Attentat de Nice : « Il ne faut pas oublier », « il faut rester unis », une journée de commémorations forte en émotion et en solidarité

À 8h45, le glas a retenti dans toutes les églises de Nice, un an jour pour jour après l’
attaque au couteau dans la basilique Notre-Dame de l’Assomption, qui a coûté la vie à trois personnes : Simone Barreto Silva, Vincent Loquès et Nadine Devillers. Ce vendredi, ces cloches ont sonné le début d’une journée pleine d’émotions autour de la basilique, avec plusieurs cérémonies d’
hommage.

Pour l’occasion, un important dispositif de sécurité était déployé, barricadant le bâtiment religieux de barrières, ne laissant qu’un couloir pour les passants de l’avenue Jean-Médecin. Vers 16h30, certains sont restés s’accouder et, au moment de dévoiler l’œuvre de l’artiste Théo Tobiasse, La colombe de la paix, à 17 heures, une centaine de personnes étaient présentes.

Parmi elles, Arlette et son mari Edgard, 69 et 79 ans. Ils ne sont pas pratiquants, mais « ils sont Niçois », donc ça leur semblait « important de venir soutenir les familles ». « Il faudrait que tout le monde soit là, pour montrer qu’on est solidaire et qu’on n’oublie pas », lâche la Niçoise. Elle se souvient des événements de l’an passé, et de ceux du 14-juillet en lâchant avec émotion : « Ça aurait pu être nous ». Ils resteront jusqu’à la sortie de la messe, à 20 h, « toujours debout » pour « continuer être présents comme ils peuvent avec les familles ».

Des hommages émouvants

Avant la cérémonie religieuse, plusieurs hommages ont été rendus au sein de la basilique, où les caméras et les appareils photos étaient interdits à la demande des familles des victimes, qui souhaitaient une cérémonie intimiste. D’abord, le dévoilement d’une plaque à la mémoire des victimes, accompagné d’un chant en portugais et en français, interprété par Grégory, le fils de Simone, qui était Brésilienne. « Je suis persuadé que c’est la vie qui vaincra », a affirmé le père Franklin Parmentier, dans un discours qui a ouvert l’hommage dans « ce lieu marqué par ce drame ».

Puis, ce sont Christian Estrosi, maire de Nice, et Gérald Darmanin, ministre de l’Intérieur qui représentait le président de la République, qui se sont exprimés devant une basilique remplie, avec la présence de nombreuses autres personnalités politiques. « Comme j’aimerais que ce soit la dernière fois », s’est exclamé l’élu niçois en évoquant son doute, mais en prônant un message de « paix et de fraternité, valeurs de notre démocratie », ainsi qu’en adressant des mots directement aux familles des victimes.
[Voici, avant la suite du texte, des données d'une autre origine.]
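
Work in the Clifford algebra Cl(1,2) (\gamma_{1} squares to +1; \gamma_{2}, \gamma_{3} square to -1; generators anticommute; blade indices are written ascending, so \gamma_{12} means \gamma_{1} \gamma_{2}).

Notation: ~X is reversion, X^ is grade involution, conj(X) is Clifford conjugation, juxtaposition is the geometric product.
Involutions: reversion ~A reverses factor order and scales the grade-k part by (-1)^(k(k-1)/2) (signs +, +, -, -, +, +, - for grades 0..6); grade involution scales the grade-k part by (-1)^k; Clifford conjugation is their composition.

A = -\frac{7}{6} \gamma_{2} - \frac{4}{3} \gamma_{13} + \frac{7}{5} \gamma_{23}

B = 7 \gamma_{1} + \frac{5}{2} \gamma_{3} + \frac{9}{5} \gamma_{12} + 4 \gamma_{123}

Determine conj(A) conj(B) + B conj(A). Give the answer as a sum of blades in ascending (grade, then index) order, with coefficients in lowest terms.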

« C’est ma ville, ça fait mal »

Dans son allocution, Gérald Darmanin a rappelé les différents événements terroristes qui ont frappé le pays ces dernières années, visant « l’identité, la culture et le mode de vie de la France » avec « les écoles, les églises, les terrasses, les salles de concert ». Il a rappelé « à tous les croyants, quelle que soit la religion » que « la République ne distingue personne et protège tous ses enfants ». « La commémoration, c’est le souvenir mais c’est aussi agir sans relâche, sans naïveté, sans emportement, mais avec fermeté », a ajouté le représentant du gouvernement, remerciant le travail des services de l’État.

Au moment où le ministre de l’Intérieur disait ces mots, Sophia et Sarah* s’arrêtaient devant la basilique illuminée. L’une est chrétienne orthodoxe et l’autre musulmane. Elles sont aussi et surtout « meilleures amies ». Ces jeunes femmes de 18 ans tenaient à le préciser. « Quand on pense à cet événement et à d’autres qui ont été réalisés en prétextant que c’était pour une religion, on peut vite faire des raccourcis et en vouloir à toutes les personnes qui la pratiquent, indique Sarah, indignée. C’est un acte choquant qui a été fait par une personne horrible. Il faut faire la différence et s’unir ».

Sophia ajoute : « On oublie trop facilement. Ça fait un an, et ce genre de commémoration est nécessaire pour se rappeler. C’est très émouvant d’être là devant et d’y penser parce que c’est ma ville, et ça fait mal. » Des paroles qui résonnent avec le concert d’orgue qui se déroulait jusqu’à 19h, avant la messe présidée par Monseigneur André Marceau.

*Le prénom a été modifié à la demande de la personne interviewée.